08 July 2011

A MANSIDÃO E A IRA



Nick Cave - Let Love In, Murder Ballads, The Boatman’s Call, No More Shall We Part

Quando Matt Berninger, dos National, afirma que “nas nossas canções, existem, de certeza, trevas e melodrama mas também bastante humor e optimismo. Não estarão saturadas de felicidade mas isso também lá está. Descrevem-nos como lúgubres e depressivos mas temos também uma outra faceta que, por vezes, passa despercebida”, não temos razões para supor que ele não estará a dizer a verdade mas, sem dúvida, não seria exactamente aquilo que esperaríamos ouvir.

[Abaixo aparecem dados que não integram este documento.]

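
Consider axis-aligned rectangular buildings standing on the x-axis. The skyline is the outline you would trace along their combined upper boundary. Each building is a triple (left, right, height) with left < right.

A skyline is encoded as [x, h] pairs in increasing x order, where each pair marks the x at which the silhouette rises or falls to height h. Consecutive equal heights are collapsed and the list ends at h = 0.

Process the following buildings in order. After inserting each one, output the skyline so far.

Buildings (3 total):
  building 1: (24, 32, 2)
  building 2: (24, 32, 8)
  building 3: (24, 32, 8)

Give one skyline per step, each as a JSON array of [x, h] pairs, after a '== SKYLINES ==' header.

== SKYLINES ==
[[24,2],[32,0]]
[[24,8],[32,0]]
[[24,8],[32,0]]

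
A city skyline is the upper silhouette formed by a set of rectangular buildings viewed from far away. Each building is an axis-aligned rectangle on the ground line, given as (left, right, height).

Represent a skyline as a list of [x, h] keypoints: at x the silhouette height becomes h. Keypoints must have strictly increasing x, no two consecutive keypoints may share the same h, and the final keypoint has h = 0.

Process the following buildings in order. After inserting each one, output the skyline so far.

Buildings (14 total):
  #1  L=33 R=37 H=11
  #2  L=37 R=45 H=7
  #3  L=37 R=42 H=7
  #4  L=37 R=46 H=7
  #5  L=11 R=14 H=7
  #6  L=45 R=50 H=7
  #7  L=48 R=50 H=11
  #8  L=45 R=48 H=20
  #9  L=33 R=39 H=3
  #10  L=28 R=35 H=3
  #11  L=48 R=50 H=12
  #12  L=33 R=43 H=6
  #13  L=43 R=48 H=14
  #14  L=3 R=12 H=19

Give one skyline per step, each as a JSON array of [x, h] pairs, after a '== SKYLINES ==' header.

== SKYLINES ==
[[33,11],[37,0]]
[[33,11],[37,7],[45,0]]
[[33,11],[37,7],[45,0]]
[[33,11],[37,7],[46,0]]
[[11,7],[14,0],[33,11],[37,7],[46,0]]
[[11,7],[14,0],[33,11],[37,7],[50,0]]
[[11,7],[14,0],[33,11],[37,7],[48,11],[50,0]]
[[11,7],[14,0],[33,11],[37,7],[45,20],[48,11],[50,0]]
[[11,7],[14,0],[33,11],[37,7],[45,20],[48,11],[50,0]]
[[11,7],[14,0],[28,3],[33,11],[37,7],[45,20],[48,11],[50,0]]
[[11,7],[14,0],[28,3],[33,11],[37,7],[45,20],[48,12],[50,0]]
[[11,7],[14,0],[28,3],[33,11],[37,7],[45,20],[48,12],[50,0]]
[[11,7],[14,0],[28,3],[33,11],[37,7],[43,14],[45,20],[48,12],[50,0]]
[[3,19],[12,7],[14,0],[28,3],[33,11],[37,7],[43,14],[45,20],[48,12],[50,0]]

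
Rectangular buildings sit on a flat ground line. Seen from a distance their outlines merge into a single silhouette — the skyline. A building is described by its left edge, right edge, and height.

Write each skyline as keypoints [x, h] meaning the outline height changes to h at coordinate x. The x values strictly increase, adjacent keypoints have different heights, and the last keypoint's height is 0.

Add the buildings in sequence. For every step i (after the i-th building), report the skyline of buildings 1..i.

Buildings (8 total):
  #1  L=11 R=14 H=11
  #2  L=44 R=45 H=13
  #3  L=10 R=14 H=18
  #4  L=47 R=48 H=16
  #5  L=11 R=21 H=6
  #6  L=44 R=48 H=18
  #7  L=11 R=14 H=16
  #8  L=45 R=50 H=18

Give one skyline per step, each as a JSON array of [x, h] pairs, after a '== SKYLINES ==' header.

== SKYLINES ==
[[11,11],[14,0]]
[[11,11],[14,0],[44,13],[45,0]]
[[10,18],[14,0],[44,13],[45,0]]
[[10,18],[14,0],[44,13],[45,0],[47,16],[48,0]]
[[10,18],[14,6],[21,0],[44,13],[45,0],[47,16],[48,0]]
[[10,18],[14,6],[21,0],[44,18],[48,0]]
[[10,18],[14,6],[21,0],[44,18],[48,0]]
[[10,18],[14,6],[21,0],[44,18],[50,0]]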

Já, no caso de Nick Cave, é preciso nunca ter escutado Murder Ballads (1996) para não duvidarmos por um segundo que, pelo meio de todo o devastador Sturm und Drang da discografia integral, fermenta um sentido de humor – negríssimo, ácido, psicótico, é verdade – que, deliberadamente, opera em sentido oposto aquele para que os primeiros indícios apontariam. É bem capaz de ser por isso que Murder Ballads nunca colheu a unanimidade dos fãs de Cave: não se admite que um soturno perfil de romantismo tardo-gótico (como em Byron, Shelley, Allan Poe ou Flannery O’Connor e não Sisters Of Mercy) tão desveladamente alimentado, possa ser assim demolido pelo próprio criador, numa épica "opera buffa gore", repleta de assombrosa violência de "cartoon" e um fabuloso elenco de 64 cadáveres (mais Kylie Minogue, no papel da Ophelia, de John Everett Millais, e PJ Harvey e Shane MacGowan e uma versão de "Death Is Not The End", de Dylan, que diz precisamente o contrário do que parece).



Mas que, não por acaso, é um dos mais indiscutivelmente excelentes álbuns de Cave & Bad Seeds, portentosa multinacional musical cujo PREC (Processo de Reedição Em Curso), entra, agora, no terceiro quarto da sua carreira – entre 1994 e 2001 –, com todos os habituais bombons para coleccionador: remasterização, faixas/versões inéditas, videoclips, raridades, filmes-colecção-de-depoimentos-abonatórios, etc. Imediatamente antes de Murder Ballads, viera Let Love In (1994), muito provavelmente, a gravação que corporiza a melhor síntese entre a fase anterior a The Good Son (1990), toda ela Inferno & Apocalipse, e a posterior reconfiguração clássica de tudo isso, em expedição de redescoberta dos contornos da canção, uma espécie de incubadora de monstros ("Red Right Hand", "Do You Love Me?", "Nobody’s Baby Now") morbidamente sedutores, da qual, haveriam de sobrar "O’ Malley’s Bar" e "Song Of Joy" para o álbum seguinte.



The Boatman’s Call (1997), resolve a disputa entre estrondo e melodia, demência e melancolia, pela vitória (sempre precária) dos mansos sobre os irados, em registo de câmara ("Into My Arms", "People Ain’t No Good", "Far From Me"), que, quatro anos depois, No More Shall We Part, repetiria com o tipo de profundidade de campo (responsável principal: o violinista Warren Ellis) que associamos a Scott Walker e Leonard Cohen. Não custa muito a entender o motivo por que, após o corrente “desvio”-Grinderman, Nick Cave comece a confessar saudades dos Bad Seeds.